Prof Seru is the Steven and Roberta Denning Professor of Finance at Stanford University. His research has focused on financial intermediation and regulation, interaction of the internal organisation of firms with financing and investment, and incentive provision in firms. He is a Senior Fellow at both the Hoover Institution and the Stanford Institute for Economic Policy Research. Prior to his appointment at Stanford University, Prof Seru held faculty positions at the University of Chicago’s Booth School of Business.

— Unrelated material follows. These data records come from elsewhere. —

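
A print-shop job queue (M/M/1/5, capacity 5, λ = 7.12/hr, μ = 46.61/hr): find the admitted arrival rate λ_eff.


ρ = 0.1528; P_K = (1−ρ)ρ^5/(1−ρ^6) = 0.00007047
λ_eff = λ(1 − P_K) = 7.12·(1 − 0.00007047) = 7.12·0.999930 = 7.1195 /hr

Final: 7.1195 /hr


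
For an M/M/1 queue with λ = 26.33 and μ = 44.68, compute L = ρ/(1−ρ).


ρ = λ/μ = 26.33/44.68 = 0.5893
L = ρ/(1−ρ) = 0.5893/(1 − 0.5893) = 0.5893/0.4107 = 1.4349

Final: 1.4349


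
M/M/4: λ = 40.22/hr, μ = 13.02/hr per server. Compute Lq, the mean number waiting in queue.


a = λ/μ = 3.0891; ρ = a/4 = 0.7723
P₀ = 0.032858
Lq = P₀·a^c·ρ / (c!·(1−ρ)²) = 0.032858·91.05930·0.7723/(24·0.05186)
= 1.85650

Final: 1.85650


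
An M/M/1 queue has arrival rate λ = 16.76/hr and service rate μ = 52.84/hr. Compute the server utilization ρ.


ρ = λ/μ = 16.76/52.84 = 0.3172

Final: 0.3172


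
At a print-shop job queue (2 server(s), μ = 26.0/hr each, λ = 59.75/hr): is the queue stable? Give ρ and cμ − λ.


Total capacity cμ = 2·26.0 = 52.00/hr
ρ = λ/(cμ) = 59.75/52.00 = 1.1490
Stable ⇔ ρ < 1: NO
Spare capacity = cμ − λ = 52.00 − 59.75 = -7.75/hr

Final: ρ = 1.1490; unstable; margin = -7.75/hr


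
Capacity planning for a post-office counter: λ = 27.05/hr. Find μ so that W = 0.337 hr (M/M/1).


W = 1/(μ−λ) ⇒ μ − λ = 1/W = 1/0.337 = 2.9674
μ = λ + 1/W = 27.05 + 2.9674 = 30.0174 per hr

Final: 30.0174 /hr


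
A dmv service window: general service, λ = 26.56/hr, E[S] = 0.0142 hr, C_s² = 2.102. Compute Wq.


ρ = λ·E[S] = 26.56·0.0142 = 0.3772
E[S²] = E[S]²(1+C_s²) = 0.0142²·(1+2.102) = 0.0006255
Wq = λ·E[S²]/(2(1−ρ)) = 26.56·0.0006255/(2·0.6228) = 0.01334 hr

Final: 0.01334 hr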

Prof Seru was previously the 2018 Alexandre Lamfalussy Senior Research Fellow at the Bank for International Settlements, and served on the Working Group on Behavioural Economics and Corporate Finance hosted by the Alfred P. Sloan Foundation and the Russell Sage Foundation. He is a Fellow of the Centre for Economic Policy Research and a Research Associate of the National Bureau of Economic Research.

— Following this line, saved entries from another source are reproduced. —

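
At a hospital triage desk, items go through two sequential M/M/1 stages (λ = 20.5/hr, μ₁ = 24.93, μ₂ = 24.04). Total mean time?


Each node sees arrival rate λ = 20.5/hr (tandem ⇒ throughput preserved).
W₁ = 1/(μ₁−λ) = 1/(24.93−20.5) = 0.22573 hr
W₂ = 1/(μ₂−λ) = 1/(24.04−20.5) = 0.28249 hr
W_total = W₁ + W₂ = 0.22573 + 0.28249 = 0.50822 hr

Final: 0.50822 hr


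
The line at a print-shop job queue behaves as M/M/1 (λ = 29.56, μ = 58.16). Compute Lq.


ρ = 29.56/58.16 = 0.5083
Lq = ρ²/(1−ρ) = 0.2583/0.4917 = 0.5253

Final: 0.5253


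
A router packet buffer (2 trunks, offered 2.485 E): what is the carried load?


B(2,2.485) = 0.469769 (Erlang-B)
Carried load = a(1 − B) = 2.485·(1 − 0.469769) = 2.485·0.530231 = 1.3176 E

Final: 1.3176 Erlangs


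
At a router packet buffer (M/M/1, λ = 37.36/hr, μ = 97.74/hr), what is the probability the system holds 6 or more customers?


ρ = 37.36/97.74 = 0.3822
P(N ≥ n) = ρ^n = 0.3822^6 = 0.003119

Final: 0.003119


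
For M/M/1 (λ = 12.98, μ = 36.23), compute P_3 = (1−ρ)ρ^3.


ρ = 12.98/36.23 = 0.3583
P_n = (1−ρ)·ρ^n = (1 − 0.3583)·0.3583^3 = 0.6417·0.045985 = 0.029510

Final: 0.029510


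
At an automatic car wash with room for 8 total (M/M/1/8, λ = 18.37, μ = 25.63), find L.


ρ = 18.37/25.63 = 0.7167
L = ρ[1 − (K+1)ρ^K + Kρ^(K+1)] / [(1−ρ)(1−ρ^(K+1))]
Numerator: 0.7167·(1 − 9·0.069644 + 8·0.049917) = 0.553706
Denominator: (0.2833)·(0.950083) = 0.269122
L = 0.553706/0.269122 = 2.0575

Final: 2.0575


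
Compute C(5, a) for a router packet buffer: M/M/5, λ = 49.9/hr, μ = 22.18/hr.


a = λ/μ = 2.2498; ρ = a/5 = 0.4500
P₀ = 0.103961 (from M/M/c formula)
C(c,a) = [a^c/(c!(1−ρ))]·P₀ = [57.63616/(120·0.5500)]·0.103961
= 0.87320·0.103961 = 0.090779

Final: 0.090779


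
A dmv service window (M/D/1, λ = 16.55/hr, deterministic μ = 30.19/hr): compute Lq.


ρ = 16.55/30.19 = 0.5482
M/D/1: Lq = ρ²/(2(1−ρ)) = 0.3005/(2·0.4518) = 0.33257

Final: 0.33257


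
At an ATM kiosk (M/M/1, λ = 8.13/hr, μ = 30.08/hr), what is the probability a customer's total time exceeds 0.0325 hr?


W ~ Exponential(μ−λ) for M/M/1.
μ − λ = 30.08 − 8.13 = 21.9500
P(W > t) = e^{−(μ−λ)t} = e^{−0.7134} = 0.489988

Final: 0.489988


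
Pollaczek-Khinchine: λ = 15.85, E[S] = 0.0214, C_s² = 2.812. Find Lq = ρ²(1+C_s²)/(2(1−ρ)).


ρ = λ·E[S] = 15.85·0.0214 = 0.3392
Lq = ρ²(1+C_s²)/(2(1−ρ)) = 0.1150·(1+2.812)/(2·0.6608)
= 0.1150·3.8120/1.3216 = 0.33184

Final: 0.33184


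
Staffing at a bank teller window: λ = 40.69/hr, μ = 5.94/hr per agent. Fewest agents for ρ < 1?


Stability requires cμ > λ ⇔ c > λ/μ.
λ/μ = 40.69/5.94 = 6.8502
Minimum integer c = ⌊6.8502⌋ + 1 = 7
Check: 7·5.94 = 41.58 > 40.69, while 6·5.94 = 35.64 ≤ 40.69

Final: 7 servers


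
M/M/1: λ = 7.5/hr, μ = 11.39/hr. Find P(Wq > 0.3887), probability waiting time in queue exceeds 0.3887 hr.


ρ = 7.5/11.39 = 0.6585
P(Wq > t) = ρ·e^{−(μ−λ)t} = 0.6585·e^{−1.5120}
= 0.6585·0.220459 = 0.145166

Final: 0.145166


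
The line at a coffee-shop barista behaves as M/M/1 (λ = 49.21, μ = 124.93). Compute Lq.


ρ = 49.21/124.93 = 0.3939
Lq = ρ²/(1−ρ) = 0.1552/0.6061 = 0.2560

Final: 0.2560


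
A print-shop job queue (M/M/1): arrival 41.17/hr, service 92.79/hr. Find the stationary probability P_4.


ρ = 41.17/92.79 = 0.4437
P_n = (1−ρ)·ρ^n = (1 − 0.4437)·0.4437^4 = 0.5563·0.038754 = 0.021559

Final: 0.021559


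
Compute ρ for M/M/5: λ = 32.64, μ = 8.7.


ρ = λ/(cμ) = 32.64/(5·8.7) = 32.64/43.50 = 0.7503

Final: 0.7503


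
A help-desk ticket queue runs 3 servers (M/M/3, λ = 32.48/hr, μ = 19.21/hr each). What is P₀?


a = λ/μ = 32.48/19.21 = 1.6908; ρ = a/c = 0.5636
Σ_{k=0}^{2} a^k/k! (terms k=0..2) = 1.00000 + 1.69079 + 1.42938 = 4.12016
Tail: a^3/(3!(1−ρ)) = 4.83355/(6·0.4364) = 1.84597
P₀ = 1/(4.12016 + 1.84597) = 1/5.96614 = 0.167613

Final: 0.167613


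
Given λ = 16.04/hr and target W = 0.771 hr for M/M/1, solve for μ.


W = 1/(μ−λ) ⇒ μ − λ = 1/W = 1/0.771 = 1.2970
μ = λ + 1/W = 16.04 + 1.2970 = 17.3370 per hr

Final: 17.3370 /hr


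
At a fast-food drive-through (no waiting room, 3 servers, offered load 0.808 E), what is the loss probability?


B(c,a) = (a^c/c!) / Σ_{k=0}^{c} a^k/k!
a^3/3! = 0.087919
Σ terms (k=0..3): 1.00000 + 0.80800 + 0.32643 + 0.08792 = 2.222351
B = 0.087919/2.222351 = 0.039561

Final: 0.039561


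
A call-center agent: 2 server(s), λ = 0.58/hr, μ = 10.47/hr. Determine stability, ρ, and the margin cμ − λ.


Total capacity cμ = 2·10.47 = 20.94/hr
ρ = λ/(cμ) = 0.58/20.94 = 0.02770
Stable ⇔ ρ < 1: YES
Spare capacity = cμ − λ = 20.94 − 0.58 = 20.36/hr

Final: ρ = 0.02770; stable; margin = 20.36/hr


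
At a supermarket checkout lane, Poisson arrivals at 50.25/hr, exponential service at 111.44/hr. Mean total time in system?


W = 1/(μ−λ) = 1/(111.44 − 50.25) = 1/61.19 = 0.01634 hr

Final: 0.01634 hr


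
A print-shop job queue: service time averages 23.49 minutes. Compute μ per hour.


μ = 1/(service time) in consistent units.
1 hour = 60 min, so μ = 60/23.49 = 2.5543 per hour

Final: 2.5543 /hr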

Distinguished Professor Andrew Rose, Dean, NUS Business School, said, “Prof Amit Seru is an esteemed figure in corporate finance who has produced influential research in fields such as financial regulation and incentive provision in firms. I look forward to his visit, and believe our faculty and students will benefit from their interactions with him.”
Mr Edward Robinson, Deputy Managing Director (Economic Policy) and Chief Economist at MAS, said, “Prof Amit Seru’s wide-ranging research on banking regulations, firm behaviour and more recently, fintech and shadow banking, is most relevant to economic and financial policy work in Singapore. His papers on the US mortgage market have provided new insights on the differential impact of fixed versus adjustable contracts on household deleveraging in the aftermath of the Global Financial Crisis. Prof Seru’s research contributions have also shed new light on the role of financial frictions in affecting economic agents’ behaviour, with implications for macroeconomic outcomes. We are honoured to host him at MAS and look forward to a productive exchange of views with such an eminent scholar.”
At NUS, Prof Seru will deliver a public lecture and engage faculty members and PhD students on their research. He will also visit MAS, where he will conduct a seminar on the rise of fintech and shadow banks, and engage policymakers and economists on financial and macroprudential policy issues.